DIRECTOR Part 1

Director's Goals
The stage director's role is one of the most recent additions to the central team of interpretive artists who bring a play to life.  The director's job as described here has existed for just over a hundred years.

The director's goals are to provide the central interpretation of a playwright's text and to coordinate or unify all other artists' work.

A director's interpretation of a text can also have one of two goals:  he may choose to create an interpretation that is as faithful as possible to a playwright's intention, or he may choose to bring his own vision, usually inspired by a writer's text, to the stage.  In the first case, which we can call editorial directing, a director looks to the text to determine all questions of performance style, thematic emphasis, visual style, and character definition.  Such a director seeks essentially to make his own work invisible, much like an editor works with a novelist before it is published.  In the second case, which we can term creative directing, the director functions somewhat like the playwright: she is also a primary artist and might extensively revise or cut a playwright's text.  Communicating her interpretation of the text to the audience is her primary goal. This is often seen with classic plays, like Shakespeare's, which have been produced many, many times. Sometimes a theatre company creates a performance piece without a playwright at all, leaving the director to fulfill the usual playwright's function of structuring the performance piece.  Even when the most editorial of directors intends to faithfully produce a writer's intentions on the stage, a director makes many interpretive decisions based on the director's aesthetic sensibility and experience, the styles and expertise of the other collaborative artists, and the specific audience for which the play will be produced. After all, the most historically accurate production possible of, for example, a Shakespeare play can never reproduce the original audience with its expectations, experiences, and world view.

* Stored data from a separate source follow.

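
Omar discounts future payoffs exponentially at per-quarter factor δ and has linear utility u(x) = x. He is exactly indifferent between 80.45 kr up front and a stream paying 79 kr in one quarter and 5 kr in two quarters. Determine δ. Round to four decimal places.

δ ≈ 0.9600

Equating present values: 80.45 = 79δ + 5δ².
So 5δ² + 79δ − 80.45 = 0.
By the quadratic formula (taking the positive root), δ = (−79 + √7850.00) / 10 ≈ 0.9600.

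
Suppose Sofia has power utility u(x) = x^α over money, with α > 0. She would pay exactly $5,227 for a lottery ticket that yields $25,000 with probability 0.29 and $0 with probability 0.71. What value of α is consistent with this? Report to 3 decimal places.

Since u(0) = 0, the lottery's EU is 0.29·25000^α.
Indifference: 5227^α = 0.29·25000^α, so (5227/25000)^α = 0.29.
Taking logs: α·ln(5227/25000) = ln(0.29), so α = -1.237874 / -1.565038 ≈ 0.791.

α ≈ 0.791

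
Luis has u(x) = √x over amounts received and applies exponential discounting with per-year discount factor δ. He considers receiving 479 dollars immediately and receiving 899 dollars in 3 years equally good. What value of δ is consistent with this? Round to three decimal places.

δ ≈ 0.900

Equating discounted utilities: u(479) = δ^3·u(899) ⇒ δ^3 = u(479)/u(899).
With u(x) = √x: δ^3 = √479/√899 = √(479/899) = 0.72994.
Taking the cube root: δ = 0.72994^(1/3) ≈ 0.900.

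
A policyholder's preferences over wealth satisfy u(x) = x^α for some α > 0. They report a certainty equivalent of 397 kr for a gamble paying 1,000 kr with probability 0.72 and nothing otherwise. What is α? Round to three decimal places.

α ≈ 0.356

EU(lottery) = 0.72·1000^α + 0.28·0 = 0.72·1000^α.
Setting u(397) equal to that: 397^α = 0.72·1000^α ⇒ (397/1000)^α = 0.72.
α = ln(0.72) / ln(397/1000) = -0.328504/-0.923819 ≈ 0.356.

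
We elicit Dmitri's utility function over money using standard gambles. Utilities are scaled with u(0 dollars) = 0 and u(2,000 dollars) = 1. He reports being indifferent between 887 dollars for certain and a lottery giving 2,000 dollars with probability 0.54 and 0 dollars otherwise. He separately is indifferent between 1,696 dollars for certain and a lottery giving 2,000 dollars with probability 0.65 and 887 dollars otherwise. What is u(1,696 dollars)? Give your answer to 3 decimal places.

0.839

First, u(887 dollars) = 0.54·u(2,000 dollars) + 0.46·u(0 dollars) = 0.54.
Then u(1,696 dollars) = 0.65·u(2,000 dollars) + 0.35·u(887 dollars) = 0.65·1.00 + 0.35·0.54 = 0.8390.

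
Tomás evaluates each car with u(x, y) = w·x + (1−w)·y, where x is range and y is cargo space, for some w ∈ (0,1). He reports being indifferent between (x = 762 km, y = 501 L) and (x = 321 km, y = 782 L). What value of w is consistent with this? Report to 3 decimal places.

u(762,501) = u(321,782) means w·762 + (1−w)·501 = w·321 + (1−w)·782.
Collecting terms: w·441 = (1−w)·281.
So w/(1−w) = 281/441 = 0.6372, giving w = 281/(441+281) = 0.389.

w = 0.389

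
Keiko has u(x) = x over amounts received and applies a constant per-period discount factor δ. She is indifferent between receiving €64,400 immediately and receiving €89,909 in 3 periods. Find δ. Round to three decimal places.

δ ≈ 0.895

Indifference means u(64400) = δ^3 · u(89909), so δ^3 = u(64400)/u(89909).
With u(x) = x: δ^3 = 64400/89909 = 0.71628.
So δ = 0.71628^(1/3) ≈ 0.895.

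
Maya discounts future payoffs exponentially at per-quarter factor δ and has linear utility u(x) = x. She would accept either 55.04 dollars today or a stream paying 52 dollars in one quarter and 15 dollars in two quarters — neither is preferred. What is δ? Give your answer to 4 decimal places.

The stream is worth 52δ + 15δ² today, so 52δ + 15δ² = 55.04.
That is, 15δ² + 52δ − 55.04 = 0, a quadratic in δ.
The positive root is δ = [−52 + √(52² + 4·15·55.04)] / (2·15) = (−52 + 77.501)/30 ≈ 0.8500.

δ ≈ 0.8500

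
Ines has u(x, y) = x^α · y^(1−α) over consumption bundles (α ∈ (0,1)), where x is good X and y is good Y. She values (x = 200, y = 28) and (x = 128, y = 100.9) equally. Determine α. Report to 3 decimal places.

α ≈ 0.742

The Cobb–Douglas utilities coincide, so 200^α·28^(1−α) = 128^α·100.9^(1−α).
(200/128)^α = (100.9/28)^(1−α); take logs: α·ln(200/128) = (1−α)·ln(100.9/28), i.e. α·0.446287 = (1−α)·1.281925.
With A = 0.446287 and B = 1.281925: α·A = (1−α)·B, so α = B/(A+B) = 1.281925/1.728212 ≈ 0.742.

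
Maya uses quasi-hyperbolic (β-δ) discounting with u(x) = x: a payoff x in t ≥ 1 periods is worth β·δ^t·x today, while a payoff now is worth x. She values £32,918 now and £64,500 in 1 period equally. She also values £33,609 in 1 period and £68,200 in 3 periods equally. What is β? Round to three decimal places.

From the later pair, β·δ^1·33609 = β·δ^3·68200; dividing through, δ^2 = 33609/68200 = 0.49280, so δ = 0.70200.
Substituting δ into 32918 = β·δ·64500: β = 32918/(45278.843) ≈ 0.727.

β ≈ 0.727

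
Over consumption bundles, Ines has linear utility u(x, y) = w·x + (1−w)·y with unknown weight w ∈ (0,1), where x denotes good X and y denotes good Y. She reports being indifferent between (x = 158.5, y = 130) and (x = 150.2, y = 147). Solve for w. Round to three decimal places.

w = 0.672

u(158.5,130) = u(150.2,147) means w·158.5 + (1−w)·130 = w·150.2 + (1−w)·147.
Rearranging, 8.3·w − 17·(1−w) = 0.
So w/(1−w) = 17/8.3 = 2.0482, giving w = 17/(8.3+17) = 0.672.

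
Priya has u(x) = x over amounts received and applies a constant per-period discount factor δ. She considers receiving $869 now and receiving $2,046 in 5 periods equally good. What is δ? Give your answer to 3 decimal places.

δ ≈ 0.843

The payoff in 5 periods is discounted by δ^5, so u(869) = δ^5·u(2046) and δ^5 = u(869)/u(2046).
With u(x) = x: δ^5 = 869/2046 = 0.42473.
Taking the 5th root: δ = 0.42473^(1/5) ≈ 0.843.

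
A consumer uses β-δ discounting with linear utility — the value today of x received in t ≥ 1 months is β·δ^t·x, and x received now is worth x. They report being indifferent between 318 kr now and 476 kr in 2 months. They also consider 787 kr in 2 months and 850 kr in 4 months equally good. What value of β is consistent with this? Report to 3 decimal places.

Both payoffs in the second observation are in the future, so β drops out: δ^2·787 = δ^4·850 ⇒ δ^2 = 787/850 = 0.92588, so δ = 0.96223.
Now use the now-vs-future pair: 318 = β·δ^2·476 gives β = 318/(0.92588·476) ≈ 0.722.

β ≈ 0.722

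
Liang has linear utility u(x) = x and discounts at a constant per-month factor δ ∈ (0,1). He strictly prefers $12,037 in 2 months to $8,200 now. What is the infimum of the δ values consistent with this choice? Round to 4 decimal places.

Under u(x) = x this choice says 8200 < δ^2·12037.
Dividing by 12037: δ^2 > 0.68123. Both sides are positive, so the square root keeps the direction.
δ > 0.68123^(1/2) = 0.8254.

δ > 0.8254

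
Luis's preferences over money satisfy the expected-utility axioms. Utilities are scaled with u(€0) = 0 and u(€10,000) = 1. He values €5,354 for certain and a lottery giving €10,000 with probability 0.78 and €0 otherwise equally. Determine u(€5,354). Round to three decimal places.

0.780

u(€5,354) equals the lottery's expected utility: 0.78·1 + 0.22·0 = 0.78.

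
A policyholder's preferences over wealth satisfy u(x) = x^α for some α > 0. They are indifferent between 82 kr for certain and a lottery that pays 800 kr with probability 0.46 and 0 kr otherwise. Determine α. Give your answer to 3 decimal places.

The lottery's expected utility is 0.46·u(800) + 0.54·u(0) = 0.46·800^α (since u(0) = 0 for α > 0).
Equating: 82^α = 0.46·800^α, i.e. 0.1025^α = 0.46.
α = ln(0.46) / ln(82/800) = -0.776529/-2.277892 ≈ 0.341.

α ≈ 0.341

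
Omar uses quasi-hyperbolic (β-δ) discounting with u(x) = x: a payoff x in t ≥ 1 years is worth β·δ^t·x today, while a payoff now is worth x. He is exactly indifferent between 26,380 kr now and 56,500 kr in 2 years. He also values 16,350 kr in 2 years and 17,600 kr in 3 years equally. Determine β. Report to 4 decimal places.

β ≈ 0.5410

The second indifference involves only future payoffs, so β cancels: β·δ^2·16350 = β·δ^3·17600, giving δ = 16350/17600 = 0.92898.
The first indifference: 26380 = β·δ^2·56500, so β = 26380/(δ^2·56500) = 26380/(0.86300·56500) ≈ 0.5410.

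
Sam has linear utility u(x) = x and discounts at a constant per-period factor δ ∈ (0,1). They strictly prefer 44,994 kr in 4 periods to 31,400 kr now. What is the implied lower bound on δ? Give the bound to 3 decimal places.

δ > 0.914

Under u(x) = x this choice says 31400 < δ^4·44994.
Hence δ^4 > 31400/44994 = 0.69787, and x ↦ x^(1/4) is increasing on (0,∞).
δ > 0.69787^(1/4) = 0.914.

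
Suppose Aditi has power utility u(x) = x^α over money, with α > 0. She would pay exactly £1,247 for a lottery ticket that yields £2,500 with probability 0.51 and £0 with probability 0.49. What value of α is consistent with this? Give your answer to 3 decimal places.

EU(lottery) = 0.51·2500^α + 0.49·0 = 0.51·2500^α.
Equating: 1247^α = 0.51·2500^α, i.e. 0.4988^α = 0.51.
Take logs: α = ln 0.51 / ln(1247/2500) ≈ 0.96807.

α ≈ 0.968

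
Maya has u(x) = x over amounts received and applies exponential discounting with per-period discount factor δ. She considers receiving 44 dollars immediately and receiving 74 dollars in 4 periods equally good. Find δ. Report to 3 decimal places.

Indifference means u(44) = δ^4 · u(74), so δ^4 = u(44)/u(74).
With u(x) = x: δ^4 = 44/74 = 0.59459.
So δ = 0.59459^(1/4) ≈ 0.878.

δ ≈ 0.878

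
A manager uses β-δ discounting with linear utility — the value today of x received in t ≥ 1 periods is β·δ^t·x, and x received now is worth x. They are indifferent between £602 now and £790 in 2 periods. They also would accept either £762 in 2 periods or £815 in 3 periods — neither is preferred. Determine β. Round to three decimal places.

The second indifference involves only future payoffs, so β cancels: β·δ^2·762 = β·δ^3·815, giving δ = 762/815 = 0.93497.
Now use the now-vs-future pair: 602 = β·δ^2·790 gives β = 602/(0.87417·790) ≈ 0.872.

β ≈ 0.872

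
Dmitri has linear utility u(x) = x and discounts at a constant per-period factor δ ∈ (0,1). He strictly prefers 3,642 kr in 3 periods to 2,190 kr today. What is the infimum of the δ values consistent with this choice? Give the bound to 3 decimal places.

δ > 0.844

Comparing present values: 2190 < δ^3·3642.
Dividing by 3642: δ^3 > 0.60132. Both sides are positive, so the cube root keeps the direction.
δ > (2190/3642)^(1/3) ≈ 0.844.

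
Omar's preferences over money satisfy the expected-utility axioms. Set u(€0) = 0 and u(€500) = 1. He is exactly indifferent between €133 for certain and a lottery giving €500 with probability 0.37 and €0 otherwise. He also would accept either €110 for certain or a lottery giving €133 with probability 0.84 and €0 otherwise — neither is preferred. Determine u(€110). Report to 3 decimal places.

0.311

The first gamble pins u(€133): it must equal 0.37·1 + 0.63·0 = 0.37.
The second indifference gives u(€110) = 0.84·u(€133) + 0.16·u(€0) = 0.84·0.37 + 0.16·0.00 = 0.3108.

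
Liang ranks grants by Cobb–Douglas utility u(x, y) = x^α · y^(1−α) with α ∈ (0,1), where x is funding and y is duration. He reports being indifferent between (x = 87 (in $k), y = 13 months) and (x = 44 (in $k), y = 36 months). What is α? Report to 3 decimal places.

Set the two utilities equal: 87^α·13^(1−α) = 44^α·36^(1−α).
(87/44)^α = (36/13)^(1−α); take logs: α·ln(87/44) = (1−α)·ln(36/13), i.e. α·0.681718 = (1−α)·1.018570.
With A = 0.681718 and B = 1.018570: α·A = (1−α)·B, so α = B/(A+B) = 1.018570/1.700288 ≈ 0.599.

α ≈ 0.599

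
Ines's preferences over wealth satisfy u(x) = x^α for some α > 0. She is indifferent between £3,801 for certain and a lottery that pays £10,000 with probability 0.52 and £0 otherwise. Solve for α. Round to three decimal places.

α ≈ 0.676

EU(lottery) = 0.52·10000^α + 0.48·0 = 0.52·10000^α.
Setting u(3801) equal to that: 3801^α = 0.52·10000^α ⇒ (3801/10000)^α = 0.52.
α = ln(0.52) / ln(3801/10000) = -0.653926/-0.967321 ≈ 0.676.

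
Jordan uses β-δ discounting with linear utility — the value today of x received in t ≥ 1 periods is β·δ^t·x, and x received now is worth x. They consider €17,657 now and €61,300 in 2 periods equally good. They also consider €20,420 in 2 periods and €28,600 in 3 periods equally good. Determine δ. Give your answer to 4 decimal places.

δ ≈ 0.7140

Both payoffs in the second observation are in the future, so β drops out: δ^2·20420 = δ^3·28600 ⇒ δ = 20420/28600 = 0.71399.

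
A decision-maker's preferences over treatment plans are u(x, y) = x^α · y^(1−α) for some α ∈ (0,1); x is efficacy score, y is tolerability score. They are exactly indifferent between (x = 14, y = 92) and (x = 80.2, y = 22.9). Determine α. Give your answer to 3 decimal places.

α ≈ 0.443

Set the two utilities equal: 14^α·92^(1−α) = 80.2^α·22.9^(1−α).
(14/80.2)^α = (22.9/92)^(1−α); take logs: α·ln(14/80.2) = (1−α)·ln(22.9/92), i.e. α·-1.745466 = (1−α)·-1.390652.
With A = -1.745466 and B = -1.390652: α·A = (1−α)·B, so α = B/(A+B) = -1.390652/-3.136118 ≈ 0.443.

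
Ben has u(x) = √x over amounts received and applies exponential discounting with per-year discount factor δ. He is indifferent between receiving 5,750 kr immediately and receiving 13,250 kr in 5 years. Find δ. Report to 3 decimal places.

The payoff in 5 years is discounted by δ^5, so u(5750) = δ^5·u(13250) and δ^5 = u(5750)/u(13250).
With u(x) = √x: δ^5 = √5750/√13250 = √(5750/13250) = 0.65876.
Taking the 5th root: δ = 0.65876^(1/5) ≈ 0.920.

δ ≈ 0.920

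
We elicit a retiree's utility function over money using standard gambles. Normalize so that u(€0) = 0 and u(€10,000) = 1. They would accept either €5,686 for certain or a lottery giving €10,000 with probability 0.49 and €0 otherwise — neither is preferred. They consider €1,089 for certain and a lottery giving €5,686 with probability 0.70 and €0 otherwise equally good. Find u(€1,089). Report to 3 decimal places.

The first gamble pins u(€5,686): it must equal 0.49·1 + 0.51·0 = 0.49.
The second indifference gives u(€1,089) = 0.70·u(€5,686) + 0.30·u(€0) = 0.70·0.49 + 0.30·0.00 = 0.3430.

0.343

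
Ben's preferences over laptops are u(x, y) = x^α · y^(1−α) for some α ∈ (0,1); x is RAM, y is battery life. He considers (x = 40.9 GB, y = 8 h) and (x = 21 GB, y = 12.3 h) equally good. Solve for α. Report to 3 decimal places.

α ≈ 0.392

Indifference: 40.9^α · 8^(1−α) = 21^α · 12.3^(1−α).
Rearrange to (40.9/21)^α = (12.3/8)^(1−α) and take logs: α·0.666608 = (1−α)·0.430158.
So α/(1−α) = (0.430158)/(0.666608) = 0.645294, and α = 0.645294/1.645294 ≈ 0.392.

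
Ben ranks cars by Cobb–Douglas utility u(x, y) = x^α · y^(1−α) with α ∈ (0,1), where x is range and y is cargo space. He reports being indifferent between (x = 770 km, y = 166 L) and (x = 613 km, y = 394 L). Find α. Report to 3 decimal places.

α ≈ 0.791

The Cobb–Douglas utilities coincide, so 770^α·166^(1−α) = 613^α·394^(1−α).
Rearrange to (770/613)^α = (394/166)^(1−α) and take logs: α·0.228026 = (1−α)·0.864363.
With A = 0.228026 and B = 0.864363: α·A = (1−α)·B, so α = B/(A+B) = 0.864363/1.092389 ≈ 0.791.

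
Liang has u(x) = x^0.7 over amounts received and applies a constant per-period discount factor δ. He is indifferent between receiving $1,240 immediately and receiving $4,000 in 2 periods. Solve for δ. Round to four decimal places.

δ ≈ 0.6637

Equating discounted utilities: u(1240) = δ^2·u(4000) ⇒ δ^2 = u(1240)/u(4000).
With u(x) = x^0.7: δ^2 = 1240^0.7/4000^0.7 = (1240/4000)^0.7 = 0.44051.
Taking the square root: δ = 0.44051^(1/2) ≈ 0.6637.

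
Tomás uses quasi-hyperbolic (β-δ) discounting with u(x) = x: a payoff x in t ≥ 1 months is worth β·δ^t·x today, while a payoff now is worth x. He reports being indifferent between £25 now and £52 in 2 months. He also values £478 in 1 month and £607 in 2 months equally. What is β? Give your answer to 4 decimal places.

From the later pair, β·δ^1·478 = β·δ^2·607; dividing through, δ = 478/607 = 0.78748.
The first indifference: 25 = β·δ^2·52, so β = 25/(δ^2·52) = 25/(0.62012·52) ≈ 0.7753.

β ≈ 0.7753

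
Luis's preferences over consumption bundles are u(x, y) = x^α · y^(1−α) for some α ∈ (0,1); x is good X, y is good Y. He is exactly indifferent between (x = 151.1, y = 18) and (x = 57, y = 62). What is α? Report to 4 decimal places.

Set the two utilities equal: 151.1^α·18^(1−α) = 57^α·62^(1−α).
Rearrange to (151.1/57)^α = (62/18)^(1−α) and take logs: α·0.9748906 = (1−α)·1.2367626.
So α/(1−α) = (1.2367626)/(0.9748906) = 1.2686168, and α = 1.2686168/2.2686168 ≈ 0.5592.

α ≈ 0.5592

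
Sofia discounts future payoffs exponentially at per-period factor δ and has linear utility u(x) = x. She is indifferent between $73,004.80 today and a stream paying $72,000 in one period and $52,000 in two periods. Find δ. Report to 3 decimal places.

δ ≈ 0.680

Present value of the stream is 72000·δ + 52000·δ². Indifference gives 72000δ + 52000δ² = 73004.80.
Rearranged: 52000δ² + 72000δ − 73004.80 = 0.
By the quadratic formula (taking the positive root), δ = (−72000 + √20368998400.00) / 104000 ≈ 0.680.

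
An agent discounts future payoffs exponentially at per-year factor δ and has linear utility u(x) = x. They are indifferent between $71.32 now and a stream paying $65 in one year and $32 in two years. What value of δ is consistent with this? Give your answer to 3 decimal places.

δ ≈ 0.790

Equating present values: 71.32 = 65δ + 32δ².
Rearranged: 32δ² + 65δ − 71.32 = 0.
By the quadratic formula (taking the positive root), δ = (−65 + √13353.96) / 64 ≈ 0.790.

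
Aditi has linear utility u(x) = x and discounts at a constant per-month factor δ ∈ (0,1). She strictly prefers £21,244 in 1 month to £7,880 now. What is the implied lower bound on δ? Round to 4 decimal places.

δ > 0.3709

The preference means 7880 < δ·21244.
So δ > 7880/21244 = 0.37093.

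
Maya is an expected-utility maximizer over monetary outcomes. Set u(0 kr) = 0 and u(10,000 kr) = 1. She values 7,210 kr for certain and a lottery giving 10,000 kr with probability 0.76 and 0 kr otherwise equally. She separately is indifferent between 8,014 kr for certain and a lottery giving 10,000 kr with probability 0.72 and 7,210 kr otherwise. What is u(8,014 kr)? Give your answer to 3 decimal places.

0.933

First, u(7,210 kr) = 0.76·u(10,000 kr) + 0.24·u(0 kr) = 0.76.
Then u(8,014 kr) = 0.72·u(10,000 kr) + 0.28·u(7,210 kr) = 0.72·1.00 + 0.28·0.76 = 0.9328.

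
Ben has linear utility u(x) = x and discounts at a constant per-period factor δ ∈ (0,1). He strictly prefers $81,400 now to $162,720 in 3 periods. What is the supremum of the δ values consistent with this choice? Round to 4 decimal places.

δ < 0.7938

Comparing present values: 81400 > δ^3·162720.
So δ^3 < 81400/162720 = 0.50025; taking the cube root of both positive sides preserves the inequality.
δ < (81400/162720)^(1/3) ≈ 0.7938.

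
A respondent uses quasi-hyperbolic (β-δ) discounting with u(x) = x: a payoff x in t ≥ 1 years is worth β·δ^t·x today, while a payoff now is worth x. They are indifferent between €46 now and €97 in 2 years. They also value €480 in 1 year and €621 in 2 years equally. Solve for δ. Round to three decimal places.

From the later pair, β·δ^1·480 = β·δ^2·621; dividing through, δ = 480/621 = 0.77295.

δ ≈ 0.773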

The director's interpretation is often called a production concept.  The production concept is an analysis of the text that determines how it will be brought to life:  the director will emphasize certain thematic material, interpret major characters and relationships, determine a basic visual and sound environment, and select a performance style with his production concept.  The director who is working with an existing text will develop his production concept before the first production meeting with other visual and aural artists and before casting actors.  If the actors and designers will be helping to create the text, then he may finalize a full production concept later in the production process.

The director fulfills her second goal by communicating the production concept to the other artists and then using her concept in directing and approving the other artists' work. The production concept is presented to designers, who will create the play's visual and aural environment, at the first production meeting, and is usually communicated at least in part to actors at an early rehearsal. Some directors work more collaboratively than others; a more collaborative director may involve designers and actors in determining a final production concept. However, the director must define a production concept because other artists need it in developing their own artistic goals for the production. The  production concept defines the artistic limits, or sets the rules of the fictional world, for a given production; when all artists work within the production concept defined by the director, the production will have a unified or coherent effect for the audience. If a certain designer's or actor's work does not fit within the director's concept, then it will not cohere with the work of the other artists. If such a problem arises, it is the director's job to work with the artist to alter her interpretation until the entire production gains coherence.

Director's Tools
A director's tools are the text and the other artists.  The director is unique among the theatrical artists in that her work will be seen only indirectly on the stage.  The director's interpretation of the text will be embodied by actors translated into sights and sounds and movement by the designers.  The coordination of actors' and designers' work is vital to a fresh and clear theatrical interpretation, but all of the choices made by the director throughout the production process will be literally carried out by other artists, not the director.

In creating a production concept, the director uses several intellectual and practical tools:  literary and theatrical text analysis, knowledge of the theatre space, knowledge of designers' styles, perhaps knowledge of actors' strengths, knowledge about the intended audience, as well as his own broad experience of performance styles. Many of these tools can only be gathered through practical experience.

In carrying out the production concept, the director uses essentially the same tools.  However, in the production process, a director who also has practical skills in costuming, set construction, lighting, sound, and acting will find this knowldege useful in making decisions about how to coordinate all of these elements.  Therefore, the director must have some experience in all areas of theatrical production. The director spends the majority of his time working with actors in rehearsal, therefore extensive experience as an actor or working with actors is essential. The director must be able to communicate ideas about the text in terms that the actor can translate into stage action and thus communicate to the audience.

Because of the essentially collaborative nature of the theatre and the fact that all of the director's work is mediated by other artists before it reaches an audience, a director requires a third, related set of tools.  The director must possess management skills. Management skills include inspiration, clear communication, collaborative abilities, ensemble building, and organization.